The subject of MoveOn's ire is this stupid recipe for more violence the White House has staked what's left of its policy reputation on. The Senate is working on a resolution opposing what the administration calls a "surge" and MoveOn more succinctly refers to as an "escalation."

They want you to go here and commit to contacting your Senator today. The goal is one million calls.

Today's action is dedicated to Molly Ivins who died yesterday (that's her photo). Ivins was a wonderful columnist and burr in the side of la familia Bush and the great mistake of Texas for the better part of 40 years. She will be missed.

We make no bones about our opposition to the war here at highwayscribery, and we never have. We didn't like it in March 2003, when we marched against it, and are still expecting an apology for the insults and denigration that opposition sparked at the time, because, well, we were correct in our assessment.

Without the benefit of satellite photos and intelligence networks.

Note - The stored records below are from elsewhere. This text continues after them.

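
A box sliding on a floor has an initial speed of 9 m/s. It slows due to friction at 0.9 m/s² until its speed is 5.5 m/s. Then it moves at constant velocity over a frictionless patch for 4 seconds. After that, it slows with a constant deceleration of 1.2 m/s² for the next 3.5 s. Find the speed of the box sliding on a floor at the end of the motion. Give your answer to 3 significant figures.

Phase 1 (decelerating): v₀ = 9.00 m/s, a = -0.9 m/s².
v = v₀ + at → t = (5.5 − 9.00) / -0.9 = 3.89 s
v² = v₀² + 2aΔx → Δx = (5.5² − 9.00²)/(2·-0.9) = 28.2 m

Phase 2 (constant speed): v₀ = 5.50 m/s, a = 0 m/s².
v = v₀ + at = 5.50 + (0)(4) = 5.50 m/s
Δx = v₀t + ½at² = 5.50·4 + 0.5·0·4² = 22.0 m

Phase 3 (decelerating): v₀ = 5.50 m/s, a = -1.2 m/s².
v = v₀ + at = 5.50 + (-1.2)(3.5) = 1.30 m/s
Δx = v₀t + ½at² = 5.50·3.5 + 0.5·-1.2·3.5² = 11.9 m
Final speed = 1.30 m/s

1.30 m/s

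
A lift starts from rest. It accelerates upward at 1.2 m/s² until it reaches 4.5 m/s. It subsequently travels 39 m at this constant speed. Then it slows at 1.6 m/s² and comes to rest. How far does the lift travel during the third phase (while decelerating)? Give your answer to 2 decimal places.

6.33 m

Phase 1 (accelerating): v₀ = 0 m/s, a = 1.2 m/s².
v = v₀ + at → t = (4.5 − 0) / 1.2 = 3.75 s
v² = v₀² + 2aΔx → Δx = (4.5² − 0²)/(2·1.2) = 8.44 m

Phase 2 (constant speed): v₀ = 4.50 m/s, a = 0 m/s².
Constant speed: t = d/v = 39/4.50 = 8.67 s

Phase 3 (decelerating): v₀ = 4.50 m/s, a = -1.6 m/s².
v = v₀ + at → t = (0 − 4.50) / -1.6 = 2.81 s
v² = v₀² + 2aΔx → Δx = (0² − 4.50²)/(2·-1.6) = 6.33 m
Distance in phase 3 = 6.33 m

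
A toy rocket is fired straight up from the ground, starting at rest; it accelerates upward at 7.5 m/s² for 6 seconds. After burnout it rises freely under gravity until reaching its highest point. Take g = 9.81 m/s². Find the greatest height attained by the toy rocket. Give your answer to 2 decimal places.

Phase 1 (powered ascent): v₀ = 0 m/s, a = 7.5 m/s².
v = v₀ + at = 0 + (7.5)(6) = 45.0 m/s
Δx = v₀t + ½at² = 0·6 + 0.5·7.5·6² = 135 m

Phase 2 (coasting upward): v₀ = 45.0 m/s, a = -9.81 m/s².
v = v₀ + at → t = (0 − 45.0) / -9.81 = 4.59 s
v² = v₀² + 2aΔx → Δx = (0² − 45.0²)/(2·-9.81) = 103 m
Maximum height = 135 + 103 = 238 m

238.21 m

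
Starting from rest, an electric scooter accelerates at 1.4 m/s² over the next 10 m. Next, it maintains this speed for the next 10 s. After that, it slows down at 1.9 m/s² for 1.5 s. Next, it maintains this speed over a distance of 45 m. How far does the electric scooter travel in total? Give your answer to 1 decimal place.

Phase 1 (accelerating): v₀ = 0 m/s, a = 1.4 m/s².
v² = v₀² + 2aΔx = 0² + 2·1.4·10 = 28.0 → v = 5.29 m/s
t = (v − v₀)/a = (5.29 − 0)/1.4 = 3.78 s

Phase 2 (constant speed): v₀ = 5.29 m/s, a = 0 m/s².
v = v₀ + at = 5.29 + (0)(10) = 5.29 m/s
Δx = v₀t + ½at² = 5.29·10 + 0.5·0·10² = 52.9 m

Phase 3 (decelerating): v₀ = 5.29 m/s, a = -1.9 m/s².
v = v₀ + at = 5.29 + (-1.9)(1.5) = 2.44 m/s
Δx = v₀t + ½at² = 5.29·1.5 + 0.5·-1.9·1.5² = 5.80 m

Phase 4 (constant speed): v₀ = 2.44 m/s, a = 0 m/s².
Constant speed: t = d/v = 45/2.44 = 18.4 s
Total distance = 10.0 + 52.9 + 5.80 + 45.0 = 114 m

113.7 m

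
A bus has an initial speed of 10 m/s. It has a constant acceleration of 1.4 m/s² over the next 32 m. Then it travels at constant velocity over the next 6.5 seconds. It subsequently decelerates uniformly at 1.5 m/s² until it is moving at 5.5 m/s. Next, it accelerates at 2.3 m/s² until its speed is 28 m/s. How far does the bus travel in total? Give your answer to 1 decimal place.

Phase 1 (accelerating): v₀ = 10.0 m/s, a = 1.4 m/s².
v² = v₀² + 2aΔx = 10.0² + 2·1.4·32 = 190 → v = 13.8 m/s
t = (v − v₀)/a = (13.8 − 10.0)/1.4 = 2.69 s

Phase 2 (constant speed): v₀ = 13.8 m/s, a = 0 m/s².
v = v₀ + at = 13.8 + (0)(6.5) = 13.8 m/s
Δx = v₀t + ½at² = 13.8·6.5 + 0.5·0·6.5² = 89.5 m

Phase 3 (decelerating): v₀ = 13.8 m/s, a = -1.5 m/s².
v = v₀ + at → t = (5.5 − 13.8) / -1.5 = 5.51 s
v² = v₀² + 2aΔx → Δx = (5.5² − 13.8²)/(2·-1.5) = 53.1 m

Phase 4 (accelerating): v₀ = 5.50 m/s, a = 2.3 m/s².
v = v₀ + at → t = (28 − 5.50) / 2.3 = 9.78 s
v² = v₀² + 2aΔx → Δx = (28² − 5.50²)/(2·2.3) = 164 m
Total distance = 32.0 + 89.5 + 53.1 + 164 = 338 m

338.5 m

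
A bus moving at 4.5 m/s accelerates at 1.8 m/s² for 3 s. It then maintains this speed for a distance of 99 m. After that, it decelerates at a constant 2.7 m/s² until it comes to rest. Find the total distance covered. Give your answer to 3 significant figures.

139 m

Phase 1 (accelerating): v₀ = 4.50 m/s, a = 1.8 m/s².
v = v₀ + at = 4.50 + (1.8)(3) = 9.90 m/s
Δx = v₀t + ½at² = 4.50·3 + 0.5·1.8·3² = 21.6 m

Phase 2 (constant speed): v₀ = 9.90 m/s, a = 0 m/s².
Constant speed: t = d/v = 99/9.90 = 10.0 s

Phase 3 (decelerating): v₀ = 9.90 m/s, a = -2.7 m/s².
v = v₀ + at → t = (0 − 9.90) / -2.7 = 3.67 s
v² = v₀² + 2aΔx → Δx = (0² − 9.90²)/(2·-2.7) = 18.1 m
Total distance = 21.6 + 99.0 + 18.1 = 139 m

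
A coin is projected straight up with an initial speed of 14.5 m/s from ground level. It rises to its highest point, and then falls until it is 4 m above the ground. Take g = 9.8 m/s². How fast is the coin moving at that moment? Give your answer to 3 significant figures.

11.5 m/s

Phase 1 (rising): v₀ = 14.5 m/s, a = -9.8 m/s².
v = v₀ + at → t = (0 − 14.5) / -9.8 = 1.48 s
v² = v₀² + 2aΔx → Δx = (0² − 14.5²)/(2·-9.8) = 10.7 m

Phase 2 (falling): v₀ = 0 m/s, a = -9.8 m/s².
Falls 6.73 m from rest: t = √(2·6.73/9.8) = 1.17 s; v = g·t = 11.5 m/s.
Final speed = 11.5 m/s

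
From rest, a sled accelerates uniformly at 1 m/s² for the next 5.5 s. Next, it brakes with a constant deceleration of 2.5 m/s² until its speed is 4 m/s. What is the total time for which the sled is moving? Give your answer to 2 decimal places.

6.10 s

Phase 1 (accelerating): v₀ = 0 m/s, a = 1 m/s².
v = v₀ + at = 0 + (1)(5.5) = 5.50 m/s
Δx = v₀t + ½at² = 0·5.5 + 0.5·1·5.5² = 15.1 m

Phase 2 (decelerating): v₀ = 5.50 m/s, a = -2.5 m/s².
v = v₀ + at → t = (4 − 5.50) / -2.5 = 0.600 s
v² = v₀² + 2aΔx → Δx = (4² − 5.50²)/(2·-2.5) = 2.85 m
Total time = 5.50 + 0.600 = 6.10 s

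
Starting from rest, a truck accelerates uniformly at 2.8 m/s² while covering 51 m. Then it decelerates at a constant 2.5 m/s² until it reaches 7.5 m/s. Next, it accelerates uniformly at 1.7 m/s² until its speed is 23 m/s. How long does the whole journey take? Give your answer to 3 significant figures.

18.9 s

Phase 1 (accelerating): v₀ = 0 m/s, a = 2.8 m/s².
v² = v₀² + 2aΔx = 0² + 2·2.8·51 = 286 → v = 16.9 m/s
t = (v − v₀)/a = (16.9 − 0)/2.8 = 6.04 s

Phase 2 (decelerating): v₀ = 16.9 m/s, a = -2.5 m/s².
v = v₀ + at → t = (7.5 − 16.9) / -2.5 = 3.76 s
v² = v₀² + 2aΔx → Δx = (7.5² − 16.9²)/(2·-2.5) = 45.9 m

Phase 3 (accelerating): v₀ = 7.50 m/s, a = 1.7 m/s².
v = v₀ + at → t = (23 − 7.50) / 1.7 = 9.12 s
v² = v₀² + 2aΔx → Δx = (23² − 7.50²)/(2·1.7) = 139 m
Total time = 6.04 + 3.76 + 9.12 = 18.9 s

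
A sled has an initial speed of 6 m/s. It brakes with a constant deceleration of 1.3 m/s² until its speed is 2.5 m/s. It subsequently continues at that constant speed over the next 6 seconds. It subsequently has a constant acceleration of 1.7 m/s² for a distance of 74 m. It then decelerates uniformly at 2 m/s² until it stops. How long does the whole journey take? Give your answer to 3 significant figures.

Phase 1 (decelerating): v₀ = 6.00 m/s, a = -1.3 m/s².
v = v₀ + at → t = (2.5 − 6.00) / -1.3 = 2.69 s
v² = v₀² + 2aΔx → Δx = (2.5² − 6.00²)/(2·-1.3) = 11.4 m

Phase 2 (constant speed): v₀ = 2.50 m/s, a = 0 m/s².
v = v₀ + at = 2.50 + (0)(6) = 2.50 m/s
Δx = v₀t + ½at² = 2.50·6 + 0.5·0·6² = 15.0 m

Phase 3 (accelerating): v₀ = 2.50 m/s, a = 1.7 m/s².
v² = v₀² + 2aΔx = 2.50² + 2·1.7·74 = 258 → v = 16.1 m/s
t = (v − v₀)/a = (16.1 − 2.50)/1.7 = 7.98 s

Phase 4 (decelerating): v₀ = 16.1 m/s, a = -2 m/s².
v = v₀ + at → t = (0 − 16.1) / -2 = 8.03 s
v² = v₀² + 2aΔx → Δx = (0² − 16.1²)/(2·-2) = 64.5 m
Total time = 2.69 + 6.00 + 7.98 + 8.03 = 24.7 s

24.7 s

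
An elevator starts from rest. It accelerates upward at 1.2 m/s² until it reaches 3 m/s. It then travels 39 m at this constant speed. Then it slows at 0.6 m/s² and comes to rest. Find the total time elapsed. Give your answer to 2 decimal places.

Phase 1 (accelerating): v₀ = 0 m/s, a = 1.2 m/s².
v = v₀ + at → t = (3 − 0) / 1.2 = 2.50 s
v² = v₀² + 2aΔx → Δx = (3² − 0²)/(2·1.2) = 3.75 m

Phase 2 (constant speed): v₀ = 3.00 m/s, a = 0 m/s².
Constant speed: t = d/v = 39/3.00 = 13.0 s

Phase 3 (decelerating): v₀ = 3.00 m/s, a = -0.6 m/s².
v = v₀ + at → t = (0 − 3.00) / -0.6 = 5.00 s
v² = v₀² + 2aΔx → Δx = (0² − 3.00²)/(2·-0.6) = 7.50 m
Total time = 2.50 + 13.0 + 5.00 = 20.5 s

20.50 s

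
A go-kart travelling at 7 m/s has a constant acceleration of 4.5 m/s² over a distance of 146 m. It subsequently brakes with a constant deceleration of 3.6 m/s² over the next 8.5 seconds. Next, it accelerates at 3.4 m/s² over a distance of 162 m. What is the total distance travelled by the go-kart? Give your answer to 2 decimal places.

Phase 1 (accelerating): v₀ = 7.00 m/s, a = 4.5 m/s².
v² = v₀² + 2aΔx = 7.00² + 2·4.5·146 = 1360 → v = 36.9 m/s
t = (v − v₀)/a = (36.9 − 7.00)/4.5 = 6.65 s

Phase 2 (decelerating): v₀ = 36.9 m/s, a = -3.6 m/s².
v = v₀ + at = 36.9 + (-3.6)(8.5) = 6.32 m/s
Δx = v₀t + ½at² = 36.9·8.5 + 0.5·-3.6·8.5² = 184 m

Phase 3 (accelerating): v₀ = 6.32 m/s, a = 3.4 m/s².
v² = v₀² + 2aΔx = 6.32² + 2·3.4·162 = 1140 → v = 33.8 m/s
t = (v − v₀)/a = (33.8 − 6.32)/3.4 = 8.08 s
Total distance = 146 + 184 + 162 = 492 m

491.76 m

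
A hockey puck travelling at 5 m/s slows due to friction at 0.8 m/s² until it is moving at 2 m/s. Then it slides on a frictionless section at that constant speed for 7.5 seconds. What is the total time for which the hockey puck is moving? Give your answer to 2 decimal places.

Phase 1 (decelerating): v₀ = 5.00 m/s, a = -0.8 m/s².
v = v₀ + at → t = (2 − 5.00) / -0.8 = 3.75 s
v² = v₀² + 2aΔx → Δx = (2² − 5.00²)/(2·-0.8) = 13.1 m

Phase 2 (constant speed): v₀ = 2.00 m/s, a = 0 m/s².
v = v₀ + at = 2.00 + (0)(7.5) = 2.00 m/s
Δx = v₀t + ½at² = 2.00·7.5 + 0.5·0·7.5² = 15.0 m
Total time = 3.75 + 7.50 = 11.2 s

11.25 s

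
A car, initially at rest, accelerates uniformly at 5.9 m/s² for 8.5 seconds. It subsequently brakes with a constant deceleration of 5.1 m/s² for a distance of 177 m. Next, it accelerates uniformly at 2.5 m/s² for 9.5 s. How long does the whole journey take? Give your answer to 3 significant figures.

22.6 s

Phase 1 (accelerating): v₀ = 0 m/s, a = 5.9 m/s².
v = v₀ + at = 0 + (5.9)(8.5) = 50.2 m/s
Δx = v₀t + ½at² = 0·8.5 + 0.5·5.9·8.5² = 213 m

Phase 2 (decelerating): v₀ = 50.2 m/s, a = -5.1 m/s².
v² = v₀² + 2aΔx = 50.2² + 2·-5.1·177 = 710 → v = 26.6 m/s
t = (v − v₀)/a = (26.6 − 50.2)/-5.1 = 4.61 s

Phase 3 (accelerating): v₀ = 26.6 m/s, a = 2.5 m/s².
v = v₀ + at = 26.6 + (2.5)(9.5) = 50.4 m/s
Δx = v₀t + ½at² = 26.6·9.5 + 0.5·2.5·9.5² = 366 m
Total time = 8.50 + 4.61 + 9.50 = 22.6 s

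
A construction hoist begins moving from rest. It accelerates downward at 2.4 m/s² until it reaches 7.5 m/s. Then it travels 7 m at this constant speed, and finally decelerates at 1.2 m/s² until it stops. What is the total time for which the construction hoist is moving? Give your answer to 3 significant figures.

10.3 s

Phase 1 (accelerating): v₀ = 0 m/s, a = 2.4 m/s².
v = v₀ + at → t = (7.5 − 0) / 2.4 = 3.12 s
v² = v₀² + 2aΔx → Δx = (7.5² − 0²)/(2·2.4) = 11.7 m

Phase 2 (constant speed): v₀ = 7.50 m/s, a = 0 m/s².
Constant speed: t = d/v = 7/7.50 = 0.933 s

Phase 3 (decelerating): v₀ = 7.50 m/s, a = -1.2 m/s².
v = v₀ + at → t = (0 − 7.50) / -1.2 = 6.25 s
v² = v₀² + 2aΔx → Δx = (0² − 7.50²)/(2·-1.2) = 23.4 m
Total time = 3.12 + 0.933 + 6.25 = 10.3 s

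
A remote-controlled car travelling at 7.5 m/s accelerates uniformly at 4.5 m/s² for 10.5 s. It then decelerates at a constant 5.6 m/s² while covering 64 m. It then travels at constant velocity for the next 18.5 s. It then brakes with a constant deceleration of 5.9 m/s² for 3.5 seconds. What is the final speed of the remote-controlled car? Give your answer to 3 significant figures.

27.1 m/s

Phase 1 (accelerating): v₀ = 7.50 m/s, a = 4.5 m/s².
v = v₀ + at = 7.50 + (4.5)(10.5) = 54.8 m/s
Δx = v₀t + ½at² = 7.50·10.5 + 0.5·4.5·10.5² = 327 m

Phase 2 (decelerating): v₀ = 54.8 m/s, a = -5.6 m/s².
v² = v₀² + 2aΔx = 54.8² + 2·-5.6·64 = 2280 → v = 47.8 m/s
t = (v − v₀)/a = (47.8 − 54.8)/-5.6 = 1.25 s

Phase 3 (constant speed): v₀ = 47.8 m/s, a = 0 m/s².
v = v₀ + at = 47.8 + (0)(18.5) = 47.8 m/s
Δx = v₀t + ½at² = 47.8·18.5 + 0.5·0·18.5² = 884 m

Phase 4 (decelerating): v₀ = 47.8 m/s, a = -5.9 m/s².
v = v₀ + at = 47.8 + (-5.9)(3.5) = 27.1 m/s
Δx = v₀t + ½at² = 47.8·3.5 + 0.5·-5.9·3.5² = 131 m
Final speed = 27.1 m/s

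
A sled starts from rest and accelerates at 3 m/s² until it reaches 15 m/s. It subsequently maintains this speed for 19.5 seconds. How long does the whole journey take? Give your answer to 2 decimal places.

Phase 1 (accelerating): v₀ = 0 m/s, a = 3 m/s².
v = v₀ + at → t = (15 − 0) / 3 = 5.00 s
v² = v₀² + 2aΔx → Δx = (15² − 0²)/(2·3) = 37.5 m

Phase 2 (constant speed): v₀ = 15.0 m/s, a = 0 m/s².
v = v₀ + at = 15.0 + (0)(19.5) = 15.0 m/s
Δx = v₀t + ½at² = 15.0·19.5 + 0.5·0·19.5² = 292 m
Total time = 5.00 + 19.5 = 24.5 s

24.50 s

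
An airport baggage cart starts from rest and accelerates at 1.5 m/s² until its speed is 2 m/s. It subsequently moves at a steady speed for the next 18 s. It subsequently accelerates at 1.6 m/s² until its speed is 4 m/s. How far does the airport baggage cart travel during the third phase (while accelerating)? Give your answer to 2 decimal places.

3.75 m

Phase 1 (accelerating): v₀ = 0 m/s, a = 1.5 m/s².
v = v₀ + at → t = (2 − 0) / 1.5 = 1.33 s
v² = v₀² + 2aΔx → Δx = (2² − 0²)/(2·1.5) = 1.33 m

Phase 2 (constant speed): v₀ = 2.00 m/s, a = 0 m/s².
v = v₀ + at = 2.00 + (0)(18) = 2.00 m/s
Δx = v₀t + ½at² = 2.00·18 + 0.5·0·18² = 36.0 m

Phase 3 (accelerating): v₀ = 2.00 m/s, a = 1.6 m/s².
v = v₀ + at → t = (4 − 2.00) / 1.6 = 1.25 s
v² = v₀² + 2aΔx → Δx = (4² − 2.00²)/(2·1.6) = 3.75 m
Distance in phase 3 = 3.75 m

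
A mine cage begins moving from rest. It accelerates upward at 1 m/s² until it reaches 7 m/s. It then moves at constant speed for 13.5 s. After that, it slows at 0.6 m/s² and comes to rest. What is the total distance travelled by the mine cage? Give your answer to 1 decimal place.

Phase 1 (accelerating): v₀ = 0 m/s, a = 1 m/s².
v = v₀ + at → t = (7 − 0) / 1 = 7.00 s
v² = v₀² + 2aΔx → Δx = (7² − 0²)/(2·1) = 24.5 m

Phase 2 (constant speed): v₀ = 7.00 m/s, a = 0 m/s².
v = v₀ + at = 7.00 + (0)(13.5) = 7.00 m/s
Δx = v₀t + ½at² = 7.00·13.5 + 0.5·0·13.5² = 94.5 m

Phase 3 (decelerating): v₀ = 7.00 m/s, a = -0.6 m/s².
v = v₀ + at → t = (0 − 7.00) / -0.6 = 11.7 s
v² = v₀² + 2aΔx → Δx = (0² − 7.00²)/(2·-0.6) = 40.8 m
Total distance = 24.5 + 94.5 + 40.8 = 160 m

159.8 m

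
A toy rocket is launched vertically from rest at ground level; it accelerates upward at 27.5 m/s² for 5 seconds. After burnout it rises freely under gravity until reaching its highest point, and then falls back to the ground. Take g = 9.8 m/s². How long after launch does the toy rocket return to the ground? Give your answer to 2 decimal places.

35.37 s

Phase 1 (powered ascent): v₀ = 0 m/s, a = 27.5 m/s².
v = v₀ + at = 0 + (27.5)(5) = 138 m/s
Δx = v₀t + ½at² = 0·5 + 0.5·27.5·5² = 344 m

Phase 2 (coasting upward): v₀ = 138 m/s, a = -9.8 m/s².
v = v₀ + at → t = (0 − 138) / -9.8 = 14.0 s
v² = v₀² + 2aΔx → Δx = (0² − 138²)/(2·-9.8) = 965 m

Phase 3 (free fall): v₀ = 0 m/s, a = -9.8 m/s².
Falls 1310 m from rest: t = √(2·1310/9.8) = 16.3 s; v = g·t = 160 m/s.
Total time = 5.00 + 14.0 + 16.3 = 35.4 s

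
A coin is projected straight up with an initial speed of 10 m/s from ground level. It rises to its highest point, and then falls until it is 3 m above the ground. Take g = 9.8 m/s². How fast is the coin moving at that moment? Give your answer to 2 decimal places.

Phase 1 (rising): v₀ = 10.0 m/s, a = -9.8 m/s².
v = v₀ + at → t = (0 − 10.0) / -9.8 = 1.02 s
v² = v₀² + 2aΔx → Δx = (0² − 10.0²)/(2·-9.8) = 5.10 m

Phase 2 (falling): v₀ = 0 m/s, a = -9.8 m/s².
Falls 2.10 m from rest: t = √(2·2.10/9.8) = 0.655 s; v = g·t = 6.42 m/s.
Final speed = 6.42 m/s

6.42 m/s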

The "surge" itself is a silly notion that will change nothing. highwayscribery surmises that following a series of consecutive and colossal political losses the White House thought a bald measure asserting its independence over foreign policy was in order. A simple and easy victory; the way the White House likes its victories.

All well and good. But what galls highwayscribery is that this escalation of violence is what the White House got out of the 2006 elections. Who does their calculus is anyone's guess, but it's wrong and the administration's disdain for the democratic process and the people it deigns to lead has never been clearer.

We say "out."

They say "in."

We say "out" again.

A bipartisan resolution, albeit nonbinding, would represent a historic rebuke for a president who once ruled as emperor, and would reduce him to the dunce many of us knew he was as long as seven years ago.